Assume $X\rightarrow Y$ is a morphism of varieties. Using a covering of $Y$ by affine open sets, we reduce the proof to the case that $Y$ is affine. Similarly we can also assume $X$ is affine. Now I need to prove $\phi(X)$ contains a non-empty open set of its closure $\overline{\phi(X)}$. Here $k$ is algebraically closed. 
Let $A=k[\overline{\phi(X)}]$, $B=k[X]$, What I know is there exist some $a\in A$ such that for any homomorphism from $A$ to $k$ such that $f(a)\not=0$, there is an extension  $f:B\rightarrow k$ with $f(1)\not=0$. 
It seems to me that any homomorphism $A\rightarrow k$ is a morphism of varieties $A^{1}\rightarrow \overline{\phi(X)}$ via the duality. So the fact that any such map non-vanishing on $a$ can be ''extended'' to $A^{1}\rightarrow X$ should give us what we wants. But this is far away from having a principle open set of the type $D_{f}=f(x)\not=0,x\in \overline{\phi(X)}$. I feel the logic at here is a bit inverted and I need some help to straighten it back. 
If anyone can give a hint how to prove this via Noether's normalization lemma I would be grateful. 
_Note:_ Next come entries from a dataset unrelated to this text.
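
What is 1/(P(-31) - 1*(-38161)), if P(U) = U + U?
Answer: 1/38099 ≈ 2.6247e-5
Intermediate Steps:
P(U) = 2*U
1/(P(-31) - 1*(-38161)) = 1/(2*(-31) - 1*(-38161)) = 1/(-62 + 38161) = 1/38099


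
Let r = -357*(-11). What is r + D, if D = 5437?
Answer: 9364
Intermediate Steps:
r = 3927
r + D = 3927 + 5437 = 9364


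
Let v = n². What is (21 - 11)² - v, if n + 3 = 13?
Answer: 0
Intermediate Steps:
n = 10 (n = -3 + 13 = 10)
v = 100 (v = 10² = 100)
(21 - 11)² - v = (21 - 11)² - 1*100 = 10² - 100 = 100 - 100 = 0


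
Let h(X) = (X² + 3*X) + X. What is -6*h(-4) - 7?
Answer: -7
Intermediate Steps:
h(X) = X² + 4*X
-6*h(-4) - 7 = -(-24)*(4 - 4) - 7 = -(-24)*0 - 7 = -6*0 - 7 = 0 - 7 = -7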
 A: We can replace $Y$ by $\overline{\phi(X)}$. Let $a$ be as in the OP. Then any point $y$ of the principal open subset $D_a$ of $Y$ correspond to a homomorphism $f: A\to k$ such that $f(a)\ne 0$, it is $A\to A/y=k$ when $y$ is viewed as a maximal ideal. By what you already known, this $f$ extends to $g : B\to k$ and $g$ defines a point $x\in X$ lying over $Y$: indeed, $x$ is the maximal ideal $\mathrm{ker}(g)$. As $g$ extends $f$, we have $\mathrm{ker}(g)\cap A\supseteq \mathrm{ker}(f)$. As both ideals are maximal, they are equal, so $\phi(x)=y$. 
Edit I forgot to mention the answer on Noether's normalization lemma. A generalized form (Nagata, Local rings, I, § 14) is : if $A\subseteq B$ are integral domains and $B$ is finitely generated $A$-algebra, then there exists $a\in A$ non-zero, $d\ge 0$ such that $A\to B$ decomposes into 
$$A_a\to A_a[T_1, \dots, T_d] \to B_a $$
with the last map being injective and finite. This implies that $D_X(a)\to \mathbb A^d\times {D_Y(a)}$ is surjective. On the other hands, $\mathbb A^d\times {D_Y(a)}\to D_Y(a)$  is obviously surjective, so $D_X(a)\to D_Y(a)$ is surjective. This proof doesn't need $k$ algebraically closed and works even for any domain $A$ (not necessarily a $k$-algebra).